The hypothetical citizen sought out an old acquaintance in the snarly catacombs of his favorite city. He had been a graduate of one of the fine universities in the area but then gone through a long period of what he characterized as, "his breakdown." His huge and splendid thoughts seemed to transform into an oppression after a time. He had told the hypothetical citizen that it was best to study society through its problems, then its resolution of problems and then the daily activity of its people. "One leads to the discovery of the illness of society and one leads to the discovery of its health."
Health and illness, separated by a great array of machinery, ill-will, illegal activity and so forth sprang into a little harangue by the poor fellow. "Picture a reservoir of water collected from the spring of melting snows. And into that water, whose destiny runs through cities, has been deposited a drop of poison which expands in the solution of water and is spread equally among the citizens. Isn't the last thing you want the poisoning and infection of the people by power?"

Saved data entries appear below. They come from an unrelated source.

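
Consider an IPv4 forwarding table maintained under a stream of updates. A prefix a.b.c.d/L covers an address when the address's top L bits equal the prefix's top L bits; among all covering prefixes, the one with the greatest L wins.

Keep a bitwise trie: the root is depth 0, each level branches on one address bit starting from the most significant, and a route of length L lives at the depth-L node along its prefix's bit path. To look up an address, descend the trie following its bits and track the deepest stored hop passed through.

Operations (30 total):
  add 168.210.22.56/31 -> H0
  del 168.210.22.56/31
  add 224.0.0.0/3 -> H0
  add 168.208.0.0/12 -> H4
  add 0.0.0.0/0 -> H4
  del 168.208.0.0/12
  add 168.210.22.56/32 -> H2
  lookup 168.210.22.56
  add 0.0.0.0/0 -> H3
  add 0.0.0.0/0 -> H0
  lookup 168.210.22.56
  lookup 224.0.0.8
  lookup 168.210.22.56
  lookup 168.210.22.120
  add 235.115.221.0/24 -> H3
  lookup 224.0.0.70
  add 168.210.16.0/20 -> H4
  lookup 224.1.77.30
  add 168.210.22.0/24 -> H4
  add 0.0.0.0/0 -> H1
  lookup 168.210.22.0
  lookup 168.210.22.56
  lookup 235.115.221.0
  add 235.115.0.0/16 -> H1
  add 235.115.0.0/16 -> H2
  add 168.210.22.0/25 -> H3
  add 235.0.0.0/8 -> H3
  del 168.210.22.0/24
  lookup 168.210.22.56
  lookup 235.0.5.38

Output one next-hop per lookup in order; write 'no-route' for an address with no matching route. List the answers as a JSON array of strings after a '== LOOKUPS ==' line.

Apply in order:
  + 168.210.22.56/31 (H0) depth=31
  - 168.210.22.56/31 clear@31
  + 224.0.0.0/3 (H0) depth=3
  + 168.208.0.0/12 (H4) depth=12
  + 0.0.0.0/0 (H4) depth=0
  - 168.208.0.0/12 clear@12
  + 168.210.22.56/32 (H2) depth=32
  Q 168.210.22.56: descend 10101000110100100001011000111000 ; hops seen [H4,H2] ; pick H2
  + 0.0.0.0/0 (H3) depth=0
  + 0.0.0.0/0 (H0) depth=0
  Q 168.210.22.56: descend 10101000110100100001011000111000 ; hops seen [H0,H2] ; pick H2
  Q 224.0.0.8: descend 111 ; hops seen [H0,H0] ; pick H0
  Q 168.210.22.56: descend 10101000110100100001011000111000 ; hops seen [H0,H2] ; pick H2
  Q 168.210.22.120: descend 1010100011010010000101100 ; hops seen [H0] ; pick H0
  + 235.115.221.0/24 (H3) depth=24
  Q 224.0.0.70: descend 1110 ; hops seen [H0,H0] ; pick H0
  + 168.210.16.0/20 (H4) depth=20
  Q 224.1.77.30: descend 1110 ; hops seen [H0,H0] ; pick H0
  + 168.210.22.0/24 (H4) depth=24
  + 0.0.0.0/0 (H1) depth=0
  Q 168.210.22.0: descend 10101000110100100001011000 ; hops seen [H1,H4,H4] ; pick H4
  Q 168.210.22.56: descend 10101000110100100001011000111000 ; hops seen [H1,H4,H4,H2] ; pick H2
  Q 235.115.221.0: descend 111010110111001111011101 ; hops seen [H1,H0,H3] ; pick H3
  + 235.115.0.0/16 (H1) depth=16
  + 235.115.0.0/16 (H2) depth=16
  + 168.210.22.0/25 (H3) depth=25
  + 235.0.0.0/8 (H3) depth=8
  - 168.210.22.0/24 clear@24
  Q 168.210.22.56: descend 10101000110100100001011000111000 ; hops seen [H1,H4,H3,H2] ; pick H2
  Q 235.0.5.38: descend 111010110 ; hops seen [H1,H0,H3] ; pick H3

== LOOKUPS ==
["H2","H2","H0","H2","H0","H0","H0","H4","H2","H3","H2","H3"]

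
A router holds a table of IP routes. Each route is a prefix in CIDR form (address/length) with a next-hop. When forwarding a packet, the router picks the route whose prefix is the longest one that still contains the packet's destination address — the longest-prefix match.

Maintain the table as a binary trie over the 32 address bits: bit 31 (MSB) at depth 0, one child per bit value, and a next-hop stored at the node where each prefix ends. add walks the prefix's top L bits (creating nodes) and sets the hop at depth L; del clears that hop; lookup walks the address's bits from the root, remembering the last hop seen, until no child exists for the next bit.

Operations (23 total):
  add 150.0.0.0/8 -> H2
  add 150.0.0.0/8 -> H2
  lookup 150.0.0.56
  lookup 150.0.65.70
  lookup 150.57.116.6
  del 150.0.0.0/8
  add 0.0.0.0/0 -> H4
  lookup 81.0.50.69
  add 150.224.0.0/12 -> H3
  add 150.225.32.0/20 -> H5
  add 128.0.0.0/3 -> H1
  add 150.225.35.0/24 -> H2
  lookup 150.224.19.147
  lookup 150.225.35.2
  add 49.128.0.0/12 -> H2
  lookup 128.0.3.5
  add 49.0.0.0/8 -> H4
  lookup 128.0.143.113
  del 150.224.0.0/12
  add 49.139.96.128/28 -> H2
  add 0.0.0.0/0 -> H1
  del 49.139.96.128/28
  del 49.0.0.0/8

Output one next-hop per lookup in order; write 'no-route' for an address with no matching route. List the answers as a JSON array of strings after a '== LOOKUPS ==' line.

Trace:
  + 150.0.0.0/8 (H2) depth=8
  + 150.0.0.0/8 (H2) depth=8
  Q 150.0.0.56: descend 10010110 ; hops seen [H2] ; pick H2
  Q 150.0.65.70: descend 10010110 ; hops seen [H2] ; pick H2
  Q 150.57.116.6: descend 10010110 ; hops seen [H2] ; pick H2
  del 150.0.0.0/8 (clear depth 8)
  + 0.0.0.0/0 (H4) depth=0
  Q 81.0.50.69: descend ε ; hops seen [H4] ; pick H4
  + 150.224.0.0/12 (H3) depth=12
  + 150.225.32.0/20 (H5) depth=20
  + 128.0.0.0/3 (H1) depth=3
  + 150.225.35.0/24 (H2) depth=24
  Q 150.224.19.147: descend 100101101110000 ; hops seen [H4,H1,H3] ; pick H3
  Q 150.225.35.2: descend 100101101110000100100011 ; hops seen [H4,H1,H3,H5,H2] ; pick H2
  + 49.128.0.0/12 (H2) depth=12
  Q 128.0.3.5: descend 100 ; hops seen [H4,H1] ; pick H1
  + 49.0.0.0/8 (H4) depth=8
  Q 128.0.143.113: descend 100 ; hops seen [H4,H1] ; pick H1
  del 150.224.0.0/12 (clear depth 12)
  + 49.139.96.128/28 (H2) depth=28
  + 0.0.0.0/0 (H1) depth=0
  del 49.139.96.128/28 (clear depth 28)
  del 49.0.0.0/8 (clear depth 8)

== LOOKUPS ==
["H2","H2","H2","H4","H3","H2","H1","H1"]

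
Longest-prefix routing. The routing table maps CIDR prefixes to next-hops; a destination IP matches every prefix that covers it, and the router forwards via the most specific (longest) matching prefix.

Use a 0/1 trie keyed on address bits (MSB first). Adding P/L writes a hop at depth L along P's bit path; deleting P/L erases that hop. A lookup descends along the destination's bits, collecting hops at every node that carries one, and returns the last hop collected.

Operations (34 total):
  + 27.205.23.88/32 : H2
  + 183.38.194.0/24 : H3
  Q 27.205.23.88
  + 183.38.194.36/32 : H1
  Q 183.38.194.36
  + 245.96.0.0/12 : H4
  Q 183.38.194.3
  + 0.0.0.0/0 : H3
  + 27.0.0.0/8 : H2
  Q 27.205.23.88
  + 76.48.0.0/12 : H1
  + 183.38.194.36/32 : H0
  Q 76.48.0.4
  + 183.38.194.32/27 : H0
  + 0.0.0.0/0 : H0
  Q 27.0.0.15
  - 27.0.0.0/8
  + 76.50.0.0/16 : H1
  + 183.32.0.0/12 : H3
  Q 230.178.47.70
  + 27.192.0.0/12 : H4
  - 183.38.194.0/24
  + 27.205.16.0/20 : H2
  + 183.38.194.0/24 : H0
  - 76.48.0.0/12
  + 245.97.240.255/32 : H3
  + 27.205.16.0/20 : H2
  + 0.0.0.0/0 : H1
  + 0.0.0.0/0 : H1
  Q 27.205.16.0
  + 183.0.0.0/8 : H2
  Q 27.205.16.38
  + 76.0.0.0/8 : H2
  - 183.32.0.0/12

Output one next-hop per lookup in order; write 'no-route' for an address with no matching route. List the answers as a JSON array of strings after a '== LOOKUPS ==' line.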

To protect himself the man had lived without money, in a small shack, tucked into an anonymous section of the city. A place where he "could observe but not be seen." He lived with old pots and pans and used a yellowing bathtub to wash his clothes. A rickety bike held fast to the wall above his crude bed. "Here," he said, waving his arms around the hovel, "I only drink a little drop in long intervals." He had been broken into the past month by neighborhood kids. He knew who they were but didn't rat them out. "They rob because they want power, even over the old miserable guy who lives near them. But the source of power doesn't belong to them. They learn it by watching TV or reading the headlines on the internet. The cops and jails won't do anything for them. Only when they realize that their motives have been imposed on them will they fly straight. The shock of how manipulated even tough guys are sometimes will do it."
The hypothetical citizen suggested that he could go to their house and tell them these things. "You might be their savior."
"Ha! You're futzing with me now." He laughed and waved his hand up in the air as though half-fighting off an attack.
What a sad creature, he thought! Absolutely incapable of fun or normal activities. "Even the strangest creature has its good conscience," the hypothetical citizen thought to himself.
All it took was one sharp conversation to tell the hypothetical citizen where a person was in the society, how he got there, and where he would end up. "A guy like that listened too much to the professors. Are not the professors the hungriest for power? Oh well, it's enough to know this society is a big, complex, corrupt thing, excellent in so many ways, and it is the individual who conforms to it. If it is complicated and corrupt, the citizen will be complicated and corrupt. If it is full of honesty, the citizen will be honest. All the citizen can do is understand the process he is about to engage in as he approaches entering the society and develop some excellent stances; some strategies!
On the one hand is the pure, energetic beauty of youthful instinct and at the other a wary eye out for the hammer that will no doubt fall on him the moment he least expects it.
"And isn't it true," he thought, "that at some point society demands transference of that youthful instinct into various acceptable forms of activity. Almost all communication after a certain period of development revolves around this transference. But, then, there must be something left which has no relation to the society."
He was ready to admit this: Suspicion of the society is unhealthy but some of it is very healthy. The first thing to be suspicious of was collective power and he could easily find the seed of it in himself. It was subdued by understanding. Certainly he felt it necessary to be suspicious at other peoples expense until he understood his own; otherwise the collective voice of that experience would speak too loud and would direct the spirit into areas it should never go.
There was a delicate balance between the inherent power of the person and the power of the world flying around him. If the power around him was too massive and crushing the need for a liberal, democratic type was moot. But if the citizen thought he was larger than power then he would most likely spend time in one of two dreaded institutions.
Every noise, every huge effect, every mind-blowing perception, every use of power implicated this balance.
Sometimes he looked at a cat licking its milk. The cat came from a lion and became a favorite pet. Is this the fate for the liberal, democratic citizen?
"Ah, a kind of stupid pet for stronger powers than itself!"